If this sounds familiar, you’re more than likely feeling a bit overwhelmed as you struggle to manage your money. As stressful as it may be, know that there is an end in sight and that budgeting gets easier with practice. By following these tips, you can learn how to manage your money and stop living paycheck to paycheck.

  • Compare Income to Expenses

The first step is to create a clear picture of the money coming in versus money going out. In one Column A, tally up all possible sources of cash flow, such as:

  • Salary or wages
  • Loan proceeds
  • Rental income
  • Child support or alimony
  • Social Security benefits
  • Side hustles or freelance gigs

Then, in Column B, added up all of your fixed monthly expenses. Note that fixed expenses are different than variable expenses in the sense that they’re mandatory and stay the same every month. Some examples may include:

  • Rent payment
  • Loan payments
  • Cell phone bill
  • Grocery expenses

Fixed expenses are non-negotiable and should be built into your standard cost of living. Variable expenses, like a Fantasy Football League buy-in or Netflix subscription, can be controlled and monitored.

  • Consolidate Debt

The next step is to tally up all your outstanding credit card debt. Prioritize paying off the cards with the highest APR, as interest adds up quickly, but it’s also important to make the minimum payment on each account to avoid late fees.

If you have multiple lines of credit open, it can be hard to stay on top of all your bills. One strategy you can use to better manage your money is consolidating your debt under one lender, so that you’re only responsible for one monthly payment. Balance transfer credit cards allow you to merge multiple accounts for a fee that usually ranges between 0% and 5%. Depending on your balance, you might have to pay a couple hundred dollars to initiate the move, but that could save you more in the long run by avoiding compounding interest at a rate of 20% or more.

  • Set Up Auto-Payments

Whether or not you consolidate your credit card debt under one account, it’s wise to set up automatic payments so that you have less to worry about on your plate. Most banks require minimum payments in increments of $35 or less, so fitting them within your budget shouldn’t be too much of a stretch.

If funds are tight, dial back variable expenses to ensure no overdraft charges are incurred. Can you afford to dine-out as frequently as you do? Maybe you can cancel your gym membership and save money with at-home workouts online. Are there grocery store coupons you can clip to make meals more affordable?

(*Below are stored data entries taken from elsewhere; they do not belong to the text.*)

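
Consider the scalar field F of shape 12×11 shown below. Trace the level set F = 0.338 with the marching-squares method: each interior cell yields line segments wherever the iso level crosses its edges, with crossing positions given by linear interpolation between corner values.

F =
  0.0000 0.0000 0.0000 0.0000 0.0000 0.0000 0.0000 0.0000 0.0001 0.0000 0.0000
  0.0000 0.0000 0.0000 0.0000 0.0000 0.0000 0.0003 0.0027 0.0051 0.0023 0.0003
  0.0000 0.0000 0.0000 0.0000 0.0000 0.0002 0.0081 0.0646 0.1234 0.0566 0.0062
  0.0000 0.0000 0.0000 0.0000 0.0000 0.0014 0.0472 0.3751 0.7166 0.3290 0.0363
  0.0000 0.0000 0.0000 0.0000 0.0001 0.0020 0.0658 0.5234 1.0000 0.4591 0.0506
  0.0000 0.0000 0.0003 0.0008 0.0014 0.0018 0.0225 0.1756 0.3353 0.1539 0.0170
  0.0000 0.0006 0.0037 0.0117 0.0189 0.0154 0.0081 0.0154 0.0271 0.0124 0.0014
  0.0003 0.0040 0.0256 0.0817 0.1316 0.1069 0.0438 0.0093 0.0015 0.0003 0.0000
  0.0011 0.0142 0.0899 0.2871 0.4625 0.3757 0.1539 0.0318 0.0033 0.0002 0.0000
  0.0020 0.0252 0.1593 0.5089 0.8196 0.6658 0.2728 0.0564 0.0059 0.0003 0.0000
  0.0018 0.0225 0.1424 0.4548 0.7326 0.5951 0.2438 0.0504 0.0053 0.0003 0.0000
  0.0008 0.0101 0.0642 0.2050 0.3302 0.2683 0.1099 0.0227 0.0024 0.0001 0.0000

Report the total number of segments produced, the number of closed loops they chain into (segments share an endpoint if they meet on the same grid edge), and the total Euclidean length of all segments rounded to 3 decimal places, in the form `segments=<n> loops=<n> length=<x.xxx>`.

cell (2,6): code 0100 → (2.881,7.000)–(3.000,6.887)
cell (2,7): code 1100 → (2.362,8.000)–(2.881,7.000)
cell (2,8): code 1000 → (3.000,8.977)–(2.362,8.000)
cell (3,6): code 0110 → (3.000,6.887)–(4.000,6.595)
cell (3,8): code 1101 → (3.069,9.000)–(3.000,8.977)
cell (3,9): code 1000 → (4.000,9.296)–(3.069,9.000)
cell (4,6): code 0010 → (4.000,6.595)–(4.533,7.000)
cell (4,7): code 0011 → (4.533,7.000)–(4.996,8.000)
cell (4,8): code 0011 → (4.996,8.000)–(4.397,9.000)
cell (4,9): code 0001 → (4.397,9.000)–(4.000,9.296)
cell (7,3): code 0100 → (7.624,4.000)–(8.000,3.290)
cell (7,4): code 1100 → (7.860,5.000)–(7.624,4.000)
cell (7,5): code 1000 → (8.000,5.170)–(7.860,5.000)
cell (8,2): code 0100 → (8.229,3.000)–(9.000,2.511)
cell (8,3): code 1110 → (8.000,3.290)–(8.229,3.000)
cell (8,5): code 1001 → (9.000,5.834)–(8.000,5.170)
cell (9,2): code 0110 → (9.000,2.511)–(10.000,2.626)
cell (9,5): code 1001 → (10.000,5.732)–(9.000,5.834)
cell (10,2): code 0010 → (10.000,2.626)–(10.468,3.000)
cell (10,3): code 0011 → (10.468,3.000)–(10.981,4.000)
cell (10,4): code 0011 → (10.981,4.000)–(10.787,5.000)
cell (10,5): code 0001 → (10.787,5.000)–(10.000,5.732)
total: 22 segments, chained into 2 closed loop(s), length Σ = 18.343704

segments=22 loops=2 length=18.344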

Saving a few dollars here and there may seem insignificant, but every penny counts.

  • Automate Savings

An old saying says to “Pay yourself first”, and it’s a great piece of advice when it comes to money management. Essentially, it means that before paying for nonessential goods and services, you should pay yourself by depositing money into a savings account for safekeeping.

When you’re struggling with debt, this is much easier said than done. That’s why it’s smart to set up automated savings contributions in conjunction with automatic bill payments so you’ll know that your obligations are met at the beginning of every month.

If you can’t set up direct deposit through your employer, consider installing an app that links to your bank account and allows you to create rules based on your transaction history. For example, you can round each purchase up to the next whole dollar and stash the spare change, or establish a “guilty pleasure” contribution for each time you visit your favorite coffee spot.

  • Apply the 50:30:20 Rule

If you’re having trouble deciding how much to allocate on spending versus saving, fall back on the golden 50:30:20 rule. This suggests spending 50% of your income on the cost of living, 30% on variable expenses, and 20% on contributions to a personal savings account or brokerage account. Use this investment calculator to create investment goals, forecast investment growth and search for opportunities to boost your portfolio’s success!

Money management might not come naturally at first, but after a few months with these guidelines in place, you’ll be significantly closer to achieving financial freedom.